The present retrospective looks back over 40 years of the career of Eduardo Costa (Buenos Aires, 1940) through numerous pieces created in different cities – Buenos Aires, New York and Rio de Janeiro – where he has been at the forefront of the local and international artistic scenes.
Throughout that time, Costa has employed different artistic strategies to incorporate various forms of reality and capture them, if only in fragments, in multiple formats: sound pieces, performances, fashion, design, jewellery, ready-mades and paintings.
Since the mid-60s, Eduardo Costa has been on a quest to engineer raw encounters between art and different aspects of reality. Almost like a cross-section of existence, his works become tautological versions of the world: they show things both as they are seen and as they are. So, like a fragment from a casual dialogue transformed into a poem, a butterfly is trapped between plastic wings to become a jewel on the pages of a fashion magazine; a snail’s perfect shape makes it ideal for a ring and branches are twisted into a bracelet. The world’s multifarious manifestations are thus translated into sound pieces, performances, fashion, design, ready-mades and paintings.
Each of Costa’s works is a maze that leads one to other works. Every object, action, drawing, song, quote and painting refers to others that infuse them with new meaning and power to form small, closed ecosystems. They aren’t series necessarily, but rather a set of different communicating vessels that together make up a diverse encyclopaedia of nature, fashion, historical avant-garde movements, pop music, oral literature, jewellery and even a redefined art gallery featuring objects made from solid paint.
Costa’s work is constantly challenging the modern canon and its need for formal purity. In opposition to this concept, his output is porous and polluted; it is playful, humorous and parodic and always seeks to expand traditional definitions of art.

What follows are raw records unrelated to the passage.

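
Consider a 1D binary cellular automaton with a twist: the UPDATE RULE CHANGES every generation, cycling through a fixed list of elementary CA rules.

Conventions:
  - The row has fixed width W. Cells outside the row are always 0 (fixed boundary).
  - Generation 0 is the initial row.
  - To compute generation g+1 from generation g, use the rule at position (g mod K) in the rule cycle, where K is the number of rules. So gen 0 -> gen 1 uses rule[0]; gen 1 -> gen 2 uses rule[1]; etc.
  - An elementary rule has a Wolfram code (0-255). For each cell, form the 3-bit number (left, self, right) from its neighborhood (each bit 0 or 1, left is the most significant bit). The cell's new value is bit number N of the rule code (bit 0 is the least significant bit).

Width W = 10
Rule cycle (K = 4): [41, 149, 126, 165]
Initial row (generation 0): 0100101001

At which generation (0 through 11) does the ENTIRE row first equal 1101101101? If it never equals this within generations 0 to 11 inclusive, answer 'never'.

Answer: never

Derivation:
Gen 0: 0100101001
Gen 1 (rule 41): 0000010000
Gen 2 (rule 149): 1111011111
Gen 3 (rule 126): 1001110001
Gen 4 (rule 165): 1000100101
Gen 5 (rule 41): 0010000010
Gen 6 (rule 149): 1011111011
Gen 7 (rule 126): 1110001111
Gen 8 (rule 165): 0100100110
Gen 9 (rule 41): 0000000100
Gen 10 (rule 149): 1111110111
Gen 11 (rule 126): 1000011101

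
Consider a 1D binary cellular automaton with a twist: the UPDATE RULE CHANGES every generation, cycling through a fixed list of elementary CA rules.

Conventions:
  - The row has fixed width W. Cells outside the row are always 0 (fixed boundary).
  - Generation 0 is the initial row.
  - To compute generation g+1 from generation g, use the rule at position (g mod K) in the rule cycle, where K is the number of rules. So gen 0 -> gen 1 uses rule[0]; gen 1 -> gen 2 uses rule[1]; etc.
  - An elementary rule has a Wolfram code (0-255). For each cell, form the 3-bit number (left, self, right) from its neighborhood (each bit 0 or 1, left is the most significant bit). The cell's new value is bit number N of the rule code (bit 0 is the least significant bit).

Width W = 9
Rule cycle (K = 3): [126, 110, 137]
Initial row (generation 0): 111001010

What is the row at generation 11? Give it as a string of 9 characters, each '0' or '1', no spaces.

Gen 0: 111001010
Gen 1 (rule 126): 101111111
Gen 2 (rule 110): 111000001
Gen 3 (rule 137): 110011100
Gen 4 (rule 126): 111110110
Gen 5 (rule 110): 100011110
Gen 6 (rule 137): 001011100
Gen 7 (rule 126): 011110110
Gen 8 (rule 110): 110011110
Gen 9 (rule 137): 100011100
Gen 10 (rule 126): 110110110
Gen 11 (rule 110): 111111110

Answer: 111111110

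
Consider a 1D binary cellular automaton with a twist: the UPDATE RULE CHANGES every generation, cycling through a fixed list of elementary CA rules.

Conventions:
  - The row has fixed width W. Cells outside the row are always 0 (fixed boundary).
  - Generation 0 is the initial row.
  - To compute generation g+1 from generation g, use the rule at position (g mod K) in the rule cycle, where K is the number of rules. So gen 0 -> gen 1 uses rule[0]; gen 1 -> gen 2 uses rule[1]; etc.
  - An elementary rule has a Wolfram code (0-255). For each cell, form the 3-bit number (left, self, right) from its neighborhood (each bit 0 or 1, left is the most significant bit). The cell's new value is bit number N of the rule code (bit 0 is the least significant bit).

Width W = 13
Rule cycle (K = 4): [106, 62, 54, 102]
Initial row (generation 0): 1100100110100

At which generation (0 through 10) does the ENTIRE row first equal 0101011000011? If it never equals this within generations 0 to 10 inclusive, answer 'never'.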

Eduardo Costa (Buenos Aires, 1940) studied Literature and History of Art at the Universidad de Buenos Aires. Together with Roberto Jacoby and Raúl Escari, he wrote the manifesto Un arte de los medios de comunicación (Towards Media Art, 1966). In the late 60s, he travelled to New York and his artworks from that period reveal the influence of different languages in a climate of experimentation and clear expansion of his artistic practice. Since 1994, he has been working on the project “Volumetric Painting”, a series of artworks that transcend the plane and mediums of traditional painting.